African delegates fired their opening shots on Friday (17July) in the United Nations Security Council debate on the sale of arms to South Africa.
African delegates fired their opening shots on Friday (17July) in the United Nations Security Council debate on the sale of arms to South Africa. The 15-nation council had been called into urgent session at the request of 35 African states, supported by India, pakistan, Saudi Arabia and Yugoslavia. Among those expressing their concern about the possibility of arms sales to South Africa was Somali delegate Abdul Rahim Abby Farah, Chairman of the General Assembly's Special Committee on Apartheid.
The opening session had been expected to be a brief one, but reports of an imminent British decision on the resumption of arms sales and a Paris dispatch that a French aircraft firm has offered the South Africans anti-submarine aircraft sparked off a lengthy discussion.
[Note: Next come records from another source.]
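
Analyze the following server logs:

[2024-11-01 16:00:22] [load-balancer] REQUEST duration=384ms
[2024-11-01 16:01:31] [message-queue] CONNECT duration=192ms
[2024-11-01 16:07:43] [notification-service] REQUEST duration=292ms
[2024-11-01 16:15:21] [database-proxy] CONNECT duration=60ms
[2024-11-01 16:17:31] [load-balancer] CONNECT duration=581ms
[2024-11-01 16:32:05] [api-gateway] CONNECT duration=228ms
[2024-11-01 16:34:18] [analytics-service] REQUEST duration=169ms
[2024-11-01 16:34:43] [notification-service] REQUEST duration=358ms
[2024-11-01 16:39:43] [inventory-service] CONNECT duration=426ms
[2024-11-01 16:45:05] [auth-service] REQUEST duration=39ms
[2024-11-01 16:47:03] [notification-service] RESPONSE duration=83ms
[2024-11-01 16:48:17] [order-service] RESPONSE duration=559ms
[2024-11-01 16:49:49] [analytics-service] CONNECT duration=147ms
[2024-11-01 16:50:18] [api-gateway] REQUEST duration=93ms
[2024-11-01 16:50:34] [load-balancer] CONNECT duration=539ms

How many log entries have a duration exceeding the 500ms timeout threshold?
3

To count timeouts:

1. Threshold: 500ms
2. Extract duration from each log entry
3. Count entries where duration > 500
4. Timeout count: 3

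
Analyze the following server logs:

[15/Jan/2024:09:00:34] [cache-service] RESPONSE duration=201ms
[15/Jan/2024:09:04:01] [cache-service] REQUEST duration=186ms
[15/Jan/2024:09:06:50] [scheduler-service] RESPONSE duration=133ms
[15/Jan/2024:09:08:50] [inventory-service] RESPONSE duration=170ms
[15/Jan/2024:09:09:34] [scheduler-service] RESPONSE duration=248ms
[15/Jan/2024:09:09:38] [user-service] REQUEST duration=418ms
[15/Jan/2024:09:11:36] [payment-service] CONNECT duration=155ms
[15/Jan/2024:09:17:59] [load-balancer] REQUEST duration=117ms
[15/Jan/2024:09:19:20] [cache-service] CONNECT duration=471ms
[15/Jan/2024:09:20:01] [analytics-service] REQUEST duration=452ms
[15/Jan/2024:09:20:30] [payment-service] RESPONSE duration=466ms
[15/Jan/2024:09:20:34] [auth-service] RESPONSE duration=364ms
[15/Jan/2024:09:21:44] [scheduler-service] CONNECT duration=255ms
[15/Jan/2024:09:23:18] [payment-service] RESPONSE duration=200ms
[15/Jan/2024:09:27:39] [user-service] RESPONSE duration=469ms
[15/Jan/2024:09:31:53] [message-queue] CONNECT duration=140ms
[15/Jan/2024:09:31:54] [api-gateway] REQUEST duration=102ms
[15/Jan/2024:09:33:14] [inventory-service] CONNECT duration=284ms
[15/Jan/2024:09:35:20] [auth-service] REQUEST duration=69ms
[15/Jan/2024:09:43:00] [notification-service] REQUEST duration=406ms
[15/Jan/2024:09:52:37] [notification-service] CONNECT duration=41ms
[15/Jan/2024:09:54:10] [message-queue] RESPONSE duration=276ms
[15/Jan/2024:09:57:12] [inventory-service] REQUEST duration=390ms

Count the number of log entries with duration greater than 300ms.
8

To count timeouts:

1. Threshold: 300ms
2. Extract duration from each log entry
3. Count entries where duration > 300
4. Timeout count: 8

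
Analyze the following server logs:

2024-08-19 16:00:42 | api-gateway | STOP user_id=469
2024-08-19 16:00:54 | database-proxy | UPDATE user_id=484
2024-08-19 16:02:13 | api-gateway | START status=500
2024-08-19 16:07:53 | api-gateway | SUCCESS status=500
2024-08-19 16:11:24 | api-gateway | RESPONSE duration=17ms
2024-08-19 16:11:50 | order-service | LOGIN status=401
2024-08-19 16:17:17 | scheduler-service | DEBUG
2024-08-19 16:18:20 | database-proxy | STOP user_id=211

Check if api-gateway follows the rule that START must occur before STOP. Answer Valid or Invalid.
Invalid

To validate ordering:

1. Required order: START → STOP
2. Rule: START must occur before STOP
3. Check actual order of events for api-gateway
4. Result: Invalid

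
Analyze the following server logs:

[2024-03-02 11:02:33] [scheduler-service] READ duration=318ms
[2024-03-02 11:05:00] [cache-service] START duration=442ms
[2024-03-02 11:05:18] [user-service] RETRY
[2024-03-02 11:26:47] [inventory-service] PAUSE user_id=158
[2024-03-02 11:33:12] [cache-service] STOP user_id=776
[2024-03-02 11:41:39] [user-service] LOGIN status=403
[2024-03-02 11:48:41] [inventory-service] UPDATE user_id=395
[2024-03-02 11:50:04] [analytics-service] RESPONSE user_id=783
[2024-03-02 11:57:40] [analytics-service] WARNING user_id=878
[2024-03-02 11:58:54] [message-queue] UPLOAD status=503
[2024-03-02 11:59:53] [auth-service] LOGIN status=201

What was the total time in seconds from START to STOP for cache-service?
1692

To calculate state duration:

1. Find START event for cache-service: 2024-03-02 11:05:00
2. Find STOP event for cache-service: 2024-03-02 11:33:12
3. Calculate duration: 2024-03-02 11:33:12 - 2024-03-02 11:05:00 = 1692 seconds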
In addition to U.N. Secretary-General U Thant, British Ambassador Frederick Warner attended the debate. Neither Britain nor France replied, but Mr. Warner is expected to speak early next week.
The resolution the Afro-Asians will submit to the Council at the end of the debate is expected to include demands that supply of all vehicles and equipment for the use of the South African armed forces be withheld and that all licenses granted to South Africa or South African companies for the manufacture of arms be revoked.
Diplomatic observers doubted, however, that the Council could in fact do more that reaffirm its mandatory embargo of 1963 and 1964.